MCIT Minister Amirzai Sangin told the Meshrano Jirga or upper house that reports appeared in recent past showed the American National Security Agency (NSA) tracked about 22 billion phone calls made in Afghanistan in just one month.
The reports earlier this year said NSA recorded 125 billion phone calls worldwide in January 2013.
“A complicated system is required to protect phone calls from being monitored by spy agencies,” Sangin told lawmakers. He said it was possible phone data of Afghans continued to be collected by some intelligence networks.
“Our Constitution bans the violation of privacy of one’s phone call and foreign countries should respect our laws,” he said, suggesting the problem should be taken to the UN for a solution.
The minister said under a decree issued by the Supreme Court, the National Directorate of Security and the Counternarcotics Department could monitor phone calls to prevent security and drug trafficking incidents only.

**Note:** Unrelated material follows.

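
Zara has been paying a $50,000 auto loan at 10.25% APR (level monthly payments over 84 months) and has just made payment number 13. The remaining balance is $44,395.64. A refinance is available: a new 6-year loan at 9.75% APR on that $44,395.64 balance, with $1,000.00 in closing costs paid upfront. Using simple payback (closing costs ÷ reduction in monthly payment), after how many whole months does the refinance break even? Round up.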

“These two organs are allowed in all countries around the world to monitor phone calls,” said Sangin, who also briefed the house on achievements and developments made in the IT and telecommunication sector over the past years.
“There are many countries in the world, who cannot compete with Afghanistan in the technology sector,” he claimed.
Senate chairman Fazal Hadi Muslimyar said the MCIT’s performance had been appreciable in the telecommunication field, but said security problems in some areas continued to deprive people from benefiting the ministry’s services.
Muslimyar asked MCIT officials to provide telecommunication services to all Afghans.